A Sprint cell tower stands on Swanston Lane near South Valley

The school district would be about $40,000 richer had an effort
to place a cell phone tower on Luigi Aprea Elementary School
grounds not been squashed by outspoken parents. Four years later,
parents are questioning whether killing the project was a sage
idea.
Gilroy – The school district would be about $40,000 richer had an effort to place a cell phone tower on Luigi Aprea Elementary School grounds not been squashed by outspoken parents. Four years later, parents are questioning whether killing the project was a sage idea.

In 2003, Gilroy Unified School District staff contracted with Cingular Wireless, since merged into AT&T, to construct a flagpole in Luigi Aprea’s yard that doubled as a microwave transmitter and receiver. The company was going to pay the district $900 per month to use the flagpole, with proceeds going to the school, then-superintendent Edwin Diaz said.

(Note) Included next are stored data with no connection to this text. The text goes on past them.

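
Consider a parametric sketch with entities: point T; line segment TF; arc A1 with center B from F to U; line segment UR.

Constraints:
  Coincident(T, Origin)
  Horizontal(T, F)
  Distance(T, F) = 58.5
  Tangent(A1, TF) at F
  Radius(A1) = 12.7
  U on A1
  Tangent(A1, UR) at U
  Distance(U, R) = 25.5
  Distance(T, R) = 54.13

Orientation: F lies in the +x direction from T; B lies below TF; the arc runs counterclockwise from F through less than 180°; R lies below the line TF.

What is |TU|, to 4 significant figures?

47.17

Checks: |BF| = 12.70 ✓; |BU| = 12.70 ✓; ∠(BU, UR) = 90.00° ✓; |UR| = 25.50 ✓; |TR| = 54.13 ✓.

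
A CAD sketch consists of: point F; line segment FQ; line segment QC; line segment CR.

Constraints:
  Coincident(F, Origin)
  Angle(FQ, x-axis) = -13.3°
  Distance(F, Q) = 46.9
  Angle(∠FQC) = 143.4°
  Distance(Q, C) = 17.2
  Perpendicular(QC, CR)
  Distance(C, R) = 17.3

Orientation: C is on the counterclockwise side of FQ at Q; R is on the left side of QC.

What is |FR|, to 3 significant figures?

55.9

∠FQC = 143.4°, so QC runs at -13.3° + (180° − 143.4°) = 23.3° from the x-axis; with |QC| = 17.2, C = Q + 17.2·(cos 23.3°, sin 23.3°) = (61.4, -3.99). QC ⟂ CR; with |CR| = 17.3 on the left of QC, R = C + 17.3·(-0.396, 0.918) = (54.6, 11.9). Then |FR| = |R − F| = 55.9.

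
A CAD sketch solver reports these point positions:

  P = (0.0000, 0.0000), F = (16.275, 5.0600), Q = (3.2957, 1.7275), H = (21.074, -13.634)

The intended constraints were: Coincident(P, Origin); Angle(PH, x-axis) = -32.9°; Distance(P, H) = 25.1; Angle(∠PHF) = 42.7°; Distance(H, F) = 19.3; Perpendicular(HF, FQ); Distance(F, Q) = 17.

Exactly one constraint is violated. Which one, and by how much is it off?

Distance(F, Q) = 17 — off by 3.60.

P = (0.00, 0.00) ✓; PH at -32.90° ✓; |PH| = 25.10 ✓; ∠PHF = 42.70° ✓; |HF| = 19.30 ✓; ∠(HF, FQ) = 90.00° ✓; |FQ| = 13.40 ✗.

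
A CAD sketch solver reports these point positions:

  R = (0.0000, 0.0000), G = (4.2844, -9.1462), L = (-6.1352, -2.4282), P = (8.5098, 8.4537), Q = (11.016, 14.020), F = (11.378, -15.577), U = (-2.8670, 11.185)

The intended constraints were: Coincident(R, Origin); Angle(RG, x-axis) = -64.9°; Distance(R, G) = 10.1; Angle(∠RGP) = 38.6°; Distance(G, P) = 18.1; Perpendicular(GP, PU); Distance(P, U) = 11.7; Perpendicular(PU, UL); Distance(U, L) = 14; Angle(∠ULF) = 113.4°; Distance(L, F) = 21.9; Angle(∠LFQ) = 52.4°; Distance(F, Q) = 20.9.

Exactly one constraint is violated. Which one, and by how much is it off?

Distance(F, Q) = 20.9 — off by 8.70.

R = (0.00, 0.00) ✓; RG at -64.90° ✓; |RG| = 10.10 ✓; ∠RGP = 38.60° ✓; |GP| = 18.10 ✓; ∠(GP, PU) = 90.00° ✓; |PU| = 11.70 ✓; ∠(PU, UL) = 90.00° ✓; |UL| = 14.00 ✓; ∠ULF = 113.4° ✓; |LF| = 21.90 ✓; ∠LFQ = 52.40° ✓; |FQ| = 29.60 ✗.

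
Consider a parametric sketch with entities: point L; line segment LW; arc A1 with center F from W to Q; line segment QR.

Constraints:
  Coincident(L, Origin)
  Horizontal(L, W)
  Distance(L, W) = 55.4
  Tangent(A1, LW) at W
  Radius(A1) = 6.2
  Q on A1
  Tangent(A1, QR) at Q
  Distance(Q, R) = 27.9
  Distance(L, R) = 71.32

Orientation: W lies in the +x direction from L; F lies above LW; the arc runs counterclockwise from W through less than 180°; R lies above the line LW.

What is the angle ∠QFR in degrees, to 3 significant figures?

77.5°

Checks: |FW| = 6.200 ✓; |FQ| = 6.200 ✓; ∠(FQ, QR) = 90.00° ✓; |QR| = 27.90 ✓; |LR| = 71.32 ✓.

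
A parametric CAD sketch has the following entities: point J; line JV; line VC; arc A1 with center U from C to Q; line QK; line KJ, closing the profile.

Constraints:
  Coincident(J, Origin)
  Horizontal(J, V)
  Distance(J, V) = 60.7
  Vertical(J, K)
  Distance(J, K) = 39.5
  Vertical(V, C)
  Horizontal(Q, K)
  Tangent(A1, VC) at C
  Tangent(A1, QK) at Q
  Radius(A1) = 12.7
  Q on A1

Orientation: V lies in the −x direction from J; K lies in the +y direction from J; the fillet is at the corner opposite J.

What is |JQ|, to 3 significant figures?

62.2

J is at the origin; J and V share the same y with |JV| = 60.7 and V on the −x side, so V = (-60.7, 0.00). JK is vertical with |JK| = 39.5 and K on the +y side, so K = (0.00, 39.5). The virtual corner opposite J is at (-60.7, 39.5). The tangent condition forces UC to be normal to VC and since A1 is tangent to QK there, UQ ⟂ QK, with radius 12.7, so the center U sits 12.7 in from both sides at U = (-48.0, 26.8). That places the tangent points at C = (-60.7, 26.8) on VC and Q = (-48.0, 39.5) on QK. Then |JQ| = |Q − J| = 62.2.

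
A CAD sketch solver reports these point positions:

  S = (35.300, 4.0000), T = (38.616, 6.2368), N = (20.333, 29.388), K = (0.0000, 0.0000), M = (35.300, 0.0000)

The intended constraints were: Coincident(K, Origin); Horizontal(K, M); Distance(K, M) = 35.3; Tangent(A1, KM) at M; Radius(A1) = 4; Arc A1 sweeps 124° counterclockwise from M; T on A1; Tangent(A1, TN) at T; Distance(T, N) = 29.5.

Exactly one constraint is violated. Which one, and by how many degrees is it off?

Tangent(A1, TN) at T — off by 4.30°.

K = (0.00, 0.00) ✓; K.y = 0.00, M.y = 0.00 ✓; |KM| = 35.30 ✓; ∠(SM, MK) = 90.00° ✓; |SM| = 4.000 ✓; bearing(S→T) − bearing(S→M) = 124.0° ✓; |ST| = 4.000 ✓; ∠(ST, TN) = 85.70° ✗; |TN| = 29.50 ✓.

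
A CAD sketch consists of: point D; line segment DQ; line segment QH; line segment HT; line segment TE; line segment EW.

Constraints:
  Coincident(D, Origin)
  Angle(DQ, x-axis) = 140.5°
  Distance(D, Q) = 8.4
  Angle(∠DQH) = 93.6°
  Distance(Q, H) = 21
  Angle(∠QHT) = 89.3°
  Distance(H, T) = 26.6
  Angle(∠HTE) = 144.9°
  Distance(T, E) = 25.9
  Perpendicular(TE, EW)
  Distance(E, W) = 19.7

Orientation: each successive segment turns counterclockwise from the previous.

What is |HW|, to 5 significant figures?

47.866

D is at the origin; DQ runs at 140.5° with length 8.4, so Q = (-6.4816, 5.3431). ∠DQH = 93.6° gives QH at -133.10° from the x-axis; with |QH| = 21.0, H = (-20.830, -9.9904). ∠QHT = 89.3° gives HT at -42.400° from the x-axis; with |HT| = 26.6, T = (-1.1875, -27.927). ∠HTE = 144.9° gives TE at -7.3000° from the x-axis; with |TE| = 25.9, E = (24.503, -31.218). TE is perpendicular to EW, so EW runs at 82.700°; with |EW| = 19.7, W = (27.006, -11.677). Then |HW| = |W − H| = 47.866.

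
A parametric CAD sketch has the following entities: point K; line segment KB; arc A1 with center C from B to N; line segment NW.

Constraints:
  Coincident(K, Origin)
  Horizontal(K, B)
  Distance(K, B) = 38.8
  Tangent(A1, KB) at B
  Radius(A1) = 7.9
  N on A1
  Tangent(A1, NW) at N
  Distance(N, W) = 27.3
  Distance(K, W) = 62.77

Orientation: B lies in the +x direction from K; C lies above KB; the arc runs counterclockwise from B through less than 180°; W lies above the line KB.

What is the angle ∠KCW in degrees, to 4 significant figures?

134.0°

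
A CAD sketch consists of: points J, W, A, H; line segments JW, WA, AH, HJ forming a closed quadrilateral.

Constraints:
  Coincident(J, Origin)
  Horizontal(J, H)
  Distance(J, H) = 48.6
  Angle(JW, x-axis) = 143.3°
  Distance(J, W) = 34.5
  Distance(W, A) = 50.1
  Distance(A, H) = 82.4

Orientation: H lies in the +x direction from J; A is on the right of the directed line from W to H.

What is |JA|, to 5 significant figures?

40.896

J is at the origin; JH is horizontal with |JH| = 48.6 and H in +x, so H = (48.6, 0). JW runs at 143.3° with |JW| = 34.5, so W = (-27.661, 20.618). A is determined by |WA| = 50.1 and |AH| = 82.4 together: it lies at the intersection of circle(W, 50.1) and circle(H, 82.4). With |WH| = 78.999, the foot of the radical line on WH is 12.412 from W and the perpendicular offset is √(50.1² − 12.412²) = 48.538. Taking the right-of-WH solution: A = (-28.347, -29.477).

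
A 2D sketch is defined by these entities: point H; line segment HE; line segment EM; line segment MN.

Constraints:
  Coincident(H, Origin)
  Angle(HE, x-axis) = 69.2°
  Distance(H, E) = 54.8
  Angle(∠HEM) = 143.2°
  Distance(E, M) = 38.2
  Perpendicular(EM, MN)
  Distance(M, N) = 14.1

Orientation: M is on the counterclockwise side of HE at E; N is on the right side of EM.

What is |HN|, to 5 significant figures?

94.548

H is at the origin; HE runs at 69.2° with length 54.8, so E = 54.8·(cos 69.2°, sin 69.2°) = (19.460, 51.228). ∠HEM = 143.2°, so EM runs at 69.2° + (180° − 143.2°) = 106.00° from the x-axis; with |EM| = 38.2, M = E + 38.2·(cos 106.00°, sin 106.00°) = (8.9305, 87.949). EM ⟂ MN; with |MN| = 14.1 on the right of EM, N = M + 14.1·(0.96126, 0.27564) = (22.484, 91.835). Then |HN| = |N − H| = 94.548.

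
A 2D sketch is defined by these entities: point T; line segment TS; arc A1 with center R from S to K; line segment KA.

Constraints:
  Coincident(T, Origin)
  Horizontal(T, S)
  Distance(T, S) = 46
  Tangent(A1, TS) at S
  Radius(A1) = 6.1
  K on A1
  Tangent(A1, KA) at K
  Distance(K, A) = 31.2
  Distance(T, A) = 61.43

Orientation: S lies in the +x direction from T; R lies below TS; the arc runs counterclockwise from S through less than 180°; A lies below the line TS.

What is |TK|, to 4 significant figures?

40.86

T is at the origin; TS is horizontal with |TS| = 46.0 and S on the +x side, so S = (46.00, 0.000). A1 meets TS tangentially, so RS is at right angles to TS, so R = S + (0, -6.1) = (46.00, -6.100). Since RK ⟂ KA (tangency), |RA| = √(6.1² + 31.2²) = 31.79 regardless of where K sits on A1. So A lies on both circle(T, 61.43) and circle(R, 31.79); the below-TS intersection is A = (48.42, -37.80). K is the foot of the tangent from A: K = (40.12, -7.724).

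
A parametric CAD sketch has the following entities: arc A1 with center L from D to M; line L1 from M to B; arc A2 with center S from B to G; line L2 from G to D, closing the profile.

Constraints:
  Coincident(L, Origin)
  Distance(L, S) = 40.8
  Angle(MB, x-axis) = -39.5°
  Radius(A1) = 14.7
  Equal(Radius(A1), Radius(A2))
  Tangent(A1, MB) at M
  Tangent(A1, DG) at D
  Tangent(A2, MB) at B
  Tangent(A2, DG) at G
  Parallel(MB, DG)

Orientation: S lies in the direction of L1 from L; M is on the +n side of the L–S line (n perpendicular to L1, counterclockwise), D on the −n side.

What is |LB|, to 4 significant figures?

43.37

Tangency of A1 to both parallel lines with radius 14.7 puts M and D at L ± 14.7·n: M = (9.350, 11.34), D = (-9.350, -11.34). Equal radii place B and G the same way about S: B = S + 14.7·n = (40.83, -14.61), G = S − 14.7·n = (22.13, -37.29). Then |LB| = |B − L| = 43.37.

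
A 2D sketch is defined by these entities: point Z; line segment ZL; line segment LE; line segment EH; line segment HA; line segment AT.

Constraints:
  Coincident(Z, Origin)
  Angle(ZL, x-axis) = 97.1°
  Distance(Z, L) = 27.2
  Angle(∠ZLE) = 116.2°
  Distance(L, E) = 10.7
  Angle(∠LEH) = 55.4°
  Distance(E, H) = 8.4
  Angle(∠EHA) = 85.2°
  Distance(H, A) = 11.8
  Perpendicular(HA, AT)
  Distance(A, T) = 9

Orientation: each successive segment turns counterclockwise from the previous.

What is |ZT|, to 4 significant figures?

35.09

∠EHA = 85.2° gives HA at 20.30° from the x-axis; with |HA| = 11.8, A = (-0.1610, 26.49). HA ⟂ AT, so AT runs at 110.3°; with |AT| = 9.0, T = (-3.283, 34.93). Then |ZT| = |T − Z| = 35.09.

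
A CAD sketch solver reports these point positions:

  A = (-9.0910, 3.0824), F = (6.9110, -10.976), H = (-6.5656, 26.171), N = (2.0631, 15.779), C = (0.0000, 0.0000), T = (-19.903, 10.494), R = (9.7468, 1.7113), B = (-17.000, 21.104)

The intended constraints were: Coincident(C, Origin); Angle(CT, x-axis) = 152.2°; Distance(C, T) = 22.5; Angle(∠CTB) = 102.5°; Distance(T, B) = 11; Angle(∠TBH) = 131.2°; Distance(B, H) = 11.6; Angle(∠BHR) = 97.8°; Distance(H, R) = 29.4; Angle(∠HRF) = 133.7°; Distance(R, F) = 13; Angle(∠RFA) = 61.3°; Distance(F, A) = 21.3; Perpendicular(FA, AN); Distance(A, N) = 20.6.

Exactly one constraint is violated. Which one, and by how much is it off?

Distance(A, N) = 20.6 — off by 3.70.

C = (0.00, 0.00) ✓; CT at 152.2° ✓; |CT| = 22.50 ✓; ∠CTB = 102.5° ✓; |TB| = 11.00 ✓; ∠TBH = 131.2° ✓; |BH| = 11.60 ✓; ∠BHR = 97.80° ✓; |HR| = 29.40 ✓; ∠HRF = 133.7° ✓; |RF| = 13.00 ✓; ∠RFA = 61.30° ✓; |FA| = 21.30 ✓; ∠(FA, AN) = 90.00° ✓; |AN| = 16.90 ✗.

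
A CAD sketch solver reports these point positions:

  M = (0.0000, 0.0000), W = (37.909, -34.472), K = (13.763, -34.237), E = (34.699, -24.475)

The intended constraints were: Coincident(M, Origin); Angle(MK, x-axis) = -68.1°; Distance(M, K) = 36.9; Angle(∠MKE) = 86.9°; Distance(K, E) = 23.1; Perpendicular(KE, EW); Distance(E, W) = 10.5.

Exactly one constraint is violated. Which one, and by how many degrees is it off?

Perpendicular(KE, EW) — off by 7.20°.

M = (0.00, 0.00) ✓; MK at -68.10° ✓; |MK| = 36.90 ✓; ∠MKE = 86.90° ✓; |KE| = 23.10 ✓; ∠(KE, EW) = 97.20° ✗; |EW| = 10.50 ✓.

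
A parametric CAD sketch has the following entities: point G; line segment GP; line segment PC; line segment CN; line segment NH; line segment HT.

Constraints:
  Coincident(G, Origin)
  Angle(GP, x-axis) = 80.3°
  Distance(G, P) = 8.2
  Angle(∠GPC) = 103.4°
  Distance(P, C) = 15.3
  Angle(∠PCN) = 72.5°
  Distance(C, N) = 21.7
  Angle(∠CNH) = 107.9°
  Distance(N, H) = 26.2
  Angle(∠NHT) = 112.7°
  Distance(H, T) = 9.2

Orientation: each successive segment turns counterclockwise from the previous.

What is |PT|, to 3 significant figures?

24.4

G is at the origin; GP runs at 80.3° with length 8.2, so P = (1.38, 8.08). ∠GPC = 103.4° gives PC at 157° from the x-axis; with |PC| = 15.3, C = (-12.7, 14.1). ∠PCN = 72.5° gives CN at -95.6° from the x-axis; with |CN| = 21.7, N = (-14.8, -7.51). ∠CNH = 107.9° gives NH at -23.5° from the x-axis; with |NH| = 26.2, H = (9.22, -18.0). ∠NHT = 112.7° gives HT at 43.8° from the x-axis; with |HT| = 9.2, T = (15.9, -11.6). Then |PT| = |T − P| = 24.4.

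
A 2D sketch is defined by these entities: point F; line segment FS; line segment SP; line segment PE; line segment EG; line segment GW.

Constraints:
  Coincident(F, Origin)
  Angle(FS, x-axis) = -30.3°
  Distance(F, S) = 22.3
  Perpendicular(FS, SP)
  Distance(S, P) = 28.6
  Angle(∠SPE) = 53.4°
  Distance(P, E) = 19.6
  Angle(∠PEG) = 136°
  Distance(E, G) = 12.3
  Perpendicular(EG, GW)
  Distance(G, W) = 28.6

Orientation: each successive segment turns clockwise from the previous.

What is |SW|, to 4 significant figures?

10.47

F is at the origin; FS runs at -30.3° with length 22.3, so S = (19.25, -11.25). The perpendicularity gives SP at right angles to FS, so SP runs at -120.3°; with |SP| = 28.6, P = (4.824, -35.94). ∠SPE = 53.4° gives PE at 113.1° from the x-axis; with |PE| = 19.6, E = (-2.866, -17.92). ∠PEG = 136.0° gives EG at 69.10° from the x-axis; with |EG| = 12.3, G = (1.522, -6.425). EG is perpendicular to GW, so GW runs at -20.90°; with |GW| = 28.6, W = (28.24, -16.63). Then |SW| = |W − S| = 10.47.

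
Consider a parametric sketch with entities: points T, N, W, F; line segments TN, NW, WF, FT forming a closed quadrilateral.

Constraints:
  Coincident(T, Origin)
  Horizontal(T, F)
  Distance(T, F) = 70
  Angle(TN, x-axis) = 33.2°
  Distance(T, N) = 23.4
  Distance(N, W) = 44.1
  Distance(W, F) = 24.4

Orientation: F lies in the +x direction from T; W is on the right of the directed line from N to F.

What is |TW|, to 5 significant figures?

54.907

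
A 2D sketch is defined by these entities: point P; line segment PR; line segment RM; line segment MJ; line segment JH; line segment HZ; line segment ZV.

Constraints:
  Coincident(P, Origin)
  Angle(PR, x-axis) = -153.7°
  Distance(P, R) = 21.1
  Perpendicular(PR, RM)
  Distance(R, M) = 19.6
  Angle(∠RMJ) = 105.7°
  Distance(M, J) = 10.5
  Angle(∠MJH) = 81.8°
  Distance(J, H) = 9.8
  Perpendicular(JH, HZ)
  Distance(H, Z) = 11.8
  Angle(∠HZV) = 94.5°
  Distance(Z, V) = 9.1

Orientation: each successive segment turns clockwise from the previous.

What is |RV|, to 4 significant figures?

20.21

The perpendicularity gives HZ at right angles to JH, so HZ runs at -146.2°; with |HZ| = 11.8, Z = (-24.15, 0.5403). ∠HZV = 94.5° gives ZV at 128.3° from the x-axis; with |ZV| = 9.1, V = (-29.79, 7.682). Then |RV| = |V − R| = 20.21.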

Citing perceived health risks the tower could cause in children, a vocal group of parents stopped the project and successfully lobbied Cingular to remove the transmitter equipment from inside the flagpole. District trustees, spurred by the controversy surrounding the health risks of cellular radiation, unanimously passed a resolution to ban cell towers from being built on school land. Only two trustees now on the board served when the ban was put into effect.

Given that a cell tower went up a mile away from the school about a year after the controversy, on private property, the decision to kill the cell tower might not have been a good idea, said Monica Chipman, vice president of Luigi Aprea Parent Club and mother of kindergarten and fourth-grade students.

“If you’re going to put it in my backyard, you might as well put it in my front yard,” she said.

Whether she would have approved the cell tower at the school, and whether she would revisit the matter now, would be where the money goes, Chipman said. If the $10,800 in annual revenue went to the parent club, easing the $30,000 parents must generate to meet their annual budget, she would support the project. If the money went to the district, which was split among schools – inequitably in favor of lower-performing schools, she said – she would not support the project.

One of the original opponents to the tower still stands against the project.

“I have not yet read a decisive medical opinion one way or another about the possible risk of microwaves,” then-Luigi Aprea parent Robyn Houts said. “It is a reasonably safe procedure to keep cell towers away from our children.”

Houts also said that she never saw evidence that the money was to be given specifically to either the parent club or the school.

Gilroy has 11 cell phone towers within the city limits, including one near Saint Louise Regional Hospital and another feet from the South Valley Middle School campus, which also houses El Portal Leadership Academy and will soon house a state preschool facility.

The city reviews all plans for cell towers and more closely inspects plans in residential areas, city planner Laura McIntyre said.

“We really try to discourage them going into private residential or public areas,” she said.

In addition, the city requires companies using the towers to keep radiation under federally mandated levels, McIntyre said. This is done when companies renew their permits with the city, though five companies have overdue paperwork, according to city documents.

The time might have come to revisit the district ban on cell towers at schools, given that they often go up near schools anyway, Chipman said.

“In hindsight do I say that decision was done without being educated?” she asked. “I do think so. I’m kind of on the fence now. I’d like more information and I wish I had been there when it was presented to the board.”

But whether to revisit the issue or not could be moot: To date there are no service providers inquiring about the feasibility of erecting a cell tower on any campus in Gilroy, school officials said.